Super slow, timeout, and VM stuck while backing up, after updated to PVE 9.1.1 and PBS 4.0.20

FYI maybe not so important but we are still running PVE 8.4.1 with kernel Linux pm01 6.8.12-9-pve and are also having those issues with fully patched PBS
 
FYI maybe not so important but we are still running PVE 8.4.1 with kernel Linux pm01 6.8.12-9-pve and are also having those issues with fully patched PBS
Yes, we have determined as a group the problem is on the PBS (kernel) side, affecting all versions of PVE.

- Would also like to add 6.17.2-2 has problems on the PVE side, we have noticed vm disks halting randomly with 'watchers' being stuck on the ceph side. This happens with live migrations (HA). Downgrading PVE to 6.14.x solves this, that problem also does not seem to occur with 6.17.2-1. Very hesitant to upgrade to to the latest 6.17.x now as it does not look like the problems are actually solved there.
 
There are a few different scenarios that I think people are potentially hitting due to different deployment methods/configs. I had updated PVE a week back to the new kernel but I had not updated PBS. I run PBS on PVE and not as a dedicated server. The new Kernel update installed on just PVE slowed everything down a lot for all of my vms and I thought I had some bad storage or a CEPH issue. I noted at that time my docker containers were taking forever to load as well as PBS still running in the morning which never happened before. I had installed the new kernel the night before on PVE so I backreved it to 6.14.11-4 and all issues were resolved.

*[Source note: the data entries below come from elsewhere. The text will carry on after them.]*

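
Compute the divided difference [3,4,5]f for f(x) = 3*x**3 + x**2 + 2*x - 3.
37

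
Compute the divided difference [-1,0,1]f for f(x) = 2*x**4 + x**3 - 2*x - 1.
2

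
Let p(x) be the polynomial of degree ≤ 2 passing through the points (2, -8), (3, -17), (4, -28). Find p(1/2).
7/4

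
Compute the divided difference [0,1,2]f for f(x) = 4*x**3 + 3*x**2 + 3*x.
15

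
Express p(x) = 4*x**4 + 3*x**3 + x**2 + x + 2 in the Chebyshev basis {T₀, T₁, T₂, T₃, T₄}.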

Anyway, what I'm getting at is, I think some might still be seeing issues with PBS even if they upgrade to what might be a patched version of 6.17.2-2 due to having the 6.17.x kernel on PVE if running the VM on the same host. There are a mix of kernels between PBS and PVE so I'd recommend trying to run the same kernel on both if you are in the same boat as I am. For now, the stable path is to stay on 6.14.11-4 on both however if you have time to test, update BOTH PVE and PBS to the latest "patched" kernel.

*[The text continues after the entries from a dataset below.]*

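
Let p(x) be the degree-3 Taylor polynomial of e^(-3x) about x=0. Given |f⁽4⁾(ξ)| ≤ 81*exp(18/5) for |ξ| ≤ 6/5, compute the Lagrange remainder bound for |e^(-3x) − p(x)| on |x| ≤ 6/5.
4374*exp(18/5)/625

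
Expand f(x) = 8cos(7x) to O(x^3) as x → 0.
8 - 196*x**2 + O(x**3)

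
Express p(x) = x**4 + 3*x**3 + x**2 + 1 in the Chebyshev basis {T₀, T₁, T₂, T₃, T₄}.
(15/8)T₀ + (9/4)T₁ + T₂ + (3/4)T₃ + (1/8)T₄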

For what it's worth, I'm just a home lab user with each node having a 10Gb connection to my network (with 9000mtu) and a 40Gb ceph ring.
 
There are a few different scenarios that I think people are potentially hitting due to different deployment methods/configs.
Yeah I think it's entirely possible that the same root cause can hit PVE networking problems as well. Luckily, we didn't (yet) get hit by them, just the PBS slow/halt thing. But the shrinking rcv_wnd, for whatever reason it actually occurs, would certainly be a major problem for e.g. live migration or ceph storage. I'm a big flabbergasted that our PVE on 6.17 runs so well to be honest, since 90% of our qcow2-disks lie on a TrueNAS connected via NFS4 over 25gbe fiber/MTU 9000.
 
I think it's entirely possible that the same root cause can hit PVE networking problems as well.
I can confirm this is occurring for me. I am hoping that the Proxmox application level code will be hardened in addition to whatever tweaks are being made to the networking code in the kernel package.